Es un curioso ejercicio escuchar con detenimiento a quien ostenta a la vez la presidencia de la Generalitat de Cataluña y la máxima representación del Estado en esa comunidad. Escoge Quim Torra palabras significativas en los momentos señalados: palabras con las que trata de embotar el pensamiento crítico de quienes le siguen, pero que en una suerte de efecto bumerán se vuelven al instante contra él y se convierten en las más idóneas para caracterizar su estrafalario modo de ejercer un cargo que por su naturaleza le exige velar por los derechos de todos.
Ha calificado Torra la sentencia del Tribunal Supremo con un contundente epíteto: aberrante. No demuestra con ello una especial finura jurídica, pese a haber estudiado Derecho y haber ejercido como jurista. Quizá su opción por esa tosca etiqueta se deba a las dificultades que encuentra para cuestionar con una argumentación más elaborada una vasta pieza de prosa jurídica que tal vez tampoco le ha dado tiempo a leer completa.
Los que sí lo hemos hecho, y recordamos algo de lo que nos enseñaron en la facultad, no podemos sino reconocer a su autor la solidez, la cordura, el rigor, la exhaustividad y su claridad didáctica. Es una sentencia que por momentos parece el discurso que un adulto sensato, experto e instruido le dirige a una pandilla de adolescentes malcriados, desaprensivos e ignorantes, para que comprendan hasta qué punto han comprometido lo de todos y acabar imponiéndoles un correctivo medido, en vez de azotarlos hasta hacerles sangrar las nalgas como piden los iracundos.

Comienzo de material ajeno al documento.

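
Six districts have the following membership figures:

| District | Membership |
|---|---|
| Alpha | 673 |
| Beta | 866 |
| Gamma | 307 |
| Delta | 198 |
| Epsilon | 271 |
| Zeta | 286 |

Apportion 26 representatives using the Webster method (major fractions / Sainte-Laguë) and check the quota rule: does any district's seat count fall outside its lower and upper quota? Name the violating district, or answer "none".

Standard quotas: Alpha 6.727, Beta 8.657, Gamma 3.069, Delta 1.979, Epsilon 2.709, Zeta 2.859.
Webster allocation: Alpha 7, Beta 8, Gamma 3, Delta 2, Epsilon 3, Zeta 3.
Every allocation lies between the lower and upper quota.

none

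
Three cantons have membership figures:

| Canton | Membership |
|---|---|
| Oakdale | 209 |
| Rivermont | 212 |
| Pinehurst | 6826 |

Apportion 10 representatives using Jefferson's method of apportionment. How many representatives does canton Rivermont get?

0

Standard divisor 7247/10 ≈ 724.7; standard quotas: Oakdale 0.288, Rivermont 0.293, Pinehurst 9.419.
Rounding down gives 0, 0, 9 = 9 seats, so the divisor must be adjusted.
With modified divisor 650: modified quotas Oakdale 0.322, Rivermont 0.326, Pinehurst 10.502.
Rounding down: Oakdale 0, Rivermont 0, Pinehurst 10 (total 10).
Rivermont receives 0.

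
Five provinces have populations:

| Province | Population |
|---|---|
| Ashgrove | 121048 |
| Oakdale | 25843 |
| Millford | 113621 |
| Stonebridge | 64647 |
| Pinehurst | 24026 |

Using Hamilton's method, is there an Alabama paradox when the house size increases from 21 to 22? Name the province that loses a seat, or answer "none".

none

At 21 seats: Ashgrove 7, Oakdale 2, Millford 7, Stonebridge 4, Pinehurst 1.
At 22 seats: Ashgrove 8, Oakdale 2, Millford 7, Stonebridge 4, Pinehurst 1.
No province's allocation decreased.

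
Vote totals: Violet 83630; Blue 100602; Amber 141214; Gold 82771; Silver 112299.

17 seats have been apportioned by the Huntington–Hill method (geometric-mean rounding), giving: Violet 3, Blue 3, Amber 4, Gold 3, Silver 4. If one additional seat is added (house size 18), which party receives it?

Amber

Priority for the next seat is population ÷ (√(s·(s+1))).
Priorities: Violet 24141.902, Blue 29041.296, Amber 31576.410, Gold 23893.930, Silver 25110.820.
Highest priority: Amber.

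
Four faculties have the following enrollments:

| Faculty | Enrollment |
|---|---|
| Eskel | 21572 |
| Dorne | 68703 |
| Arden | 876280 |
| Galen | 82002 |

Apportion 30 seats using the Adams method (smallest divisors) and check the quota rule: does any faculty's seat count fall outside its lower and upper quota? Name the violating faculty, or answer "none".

Standard quotas: Eskel 0.617, Dorne 1.966, Arden 25.071, Galen 2.346.
Adams allocation: Eskel 1, Dorne 2, Arden 24, Galen 3.
Arden has quota 25.071 (lower 25, upper 26) but receives 24 — outside the quota interval.

Arden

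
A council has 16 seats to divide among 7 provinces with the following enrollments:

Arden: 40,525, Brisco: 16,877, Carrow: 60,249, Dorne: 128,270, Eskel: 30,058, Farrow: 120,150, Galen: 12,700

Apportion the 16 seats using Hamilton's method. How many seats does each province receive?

Arden=2; Brisco=1; Carrow=2; Dorne=5; Eskel=1; Farrow=5; Galen=0

The standard divisor is 408829/16 ≈ 25551.812.
Standard quotas: Arden 1.5860, Brisco 0.6605, Carrow 2.3579, Dorne 5.0200, Eskel 1.1764, Farrow 4.7022, Galen 0.4970.
Lower quotas: Arden 1, Brisco 0, Carrow 2, Dorne 5, Eskel 1, Farrow 4, Galen 0 (sum 13, leaving 3 seats).
Remainders in descending order: Farrow 0.7022, Brisco 0.6605, Arden 0.5860, Galen 0.4970, Carrow 0.3579, Eskel 0.1764, Dorne 0.0200.
Largest remainders: Farrow, Brisco, Arden receive the extra seats.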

Emblemática resulta, entre muchas perlas para subrayar y tener muy presentes en tiempos venideros, su aproximación sin medias tintas al tan traído y llevado y hasta cacareado derecho a decidir: "Cuando la definición de qué se decide, quién lo decide y cómo se decide se construye mediante un conglomerado normativo que dinamita las bases constitucionales del sistema, entra de lleno en el derecho penal". Avisado queda quien crea que una constitución es algo que puede derogarse como si tal cosa.

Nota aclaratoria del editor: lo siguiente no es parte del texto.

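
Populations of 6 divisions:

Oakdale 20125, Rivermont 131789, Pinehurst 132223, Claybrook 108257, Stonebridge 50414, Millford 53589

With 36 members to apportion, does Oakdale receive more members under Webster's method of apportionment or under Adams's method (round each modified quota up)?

Webster: Oakdale 1, Rivermont 9, Pinehurst 10, Claybrook 8, Stonebridge 4, Millford 4.
Adams: Oakdale 2, Rivermont 9, Pinehurst 9, Claybrook 8, Stonebridge 4, Millford 4.
Oakdale gets 1 under Webster and 2 under Adams.

Adams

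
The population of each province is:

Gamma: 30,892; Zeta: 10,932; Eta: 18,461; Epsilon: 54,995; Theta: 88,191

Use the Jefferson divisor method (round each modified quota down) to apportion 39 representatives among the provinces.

Standard divisor 203471/39 ≈ 5217.205; standard quotas: Gamma 5.921, Zeta 2.095, Eta 3.538, Epsilon 10.541, Theta 16.904.
Rounding down gives 5, 2, 3, 10, 16 = 36 seats, so the divisor must be adjusted.
With modified divisor 4950: modified quotas Gamma 6.241, Zeta 2.208, Eta 3.729, Epsilon 11.110, Theta 17.816.
Rounding down: Gamma 6, Zeta 2, Eta 3, Epsilon 11, Theta 17 (total 39).

Gamma=6, Zeta=2, Eta=3, Epsilon=11, Theta=17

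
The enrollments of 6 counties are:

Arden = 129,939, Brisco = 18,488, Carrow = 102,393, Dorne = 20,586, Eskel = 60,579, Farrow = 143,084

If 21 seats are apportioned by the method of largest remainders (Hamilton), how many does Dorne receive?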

Intimado a pronunciarse sobre la guerrilla urbana que bajo la capa estrellada del independentismo ha asolado Barcelona a lo largo de esta semana, Torra no encontró otra manera de hacer pasar de su lado el cáliz que imputarla a unos infiltrados. Dejó entender que se trataba de infiltrados policiales, quizá como un desahogo por el hecho, para él infausto, de que los imberbes aturdidos a los que ha espoleado con sus temerarias arengas se hayan dado de bruces con una fuerza compacta y sacrificada de policías, nacionales y mossos d’esquadra. Servidores públicos que representan, frente a quienes apuestan por la inmadurez suicida, la firmeza de una sociedad civil estructurada y madura. Le irrita, y se le nota, que la policía catalana escape a su tóxica influencia, lo que quizá sea la mejor noticia de estos días.
Dos infiltrados aberrantes en el máximo nivel de decisión de las instituciones catalanas. En eso se han convertido Torra y su desesperado titiritero con residencia belga. Si Bélgica fuera un socio europeo digno de ese nombre, lo entregaría y contribuiría a hacer cesar este despropósito. Como cabe dudar de que lo haga, urge que el independentismo decente y consciente se sacuda de encima a estos dos fantoches incendiarios, antes de que por su poca cabeza haya que lamentar algo de veras irreparable.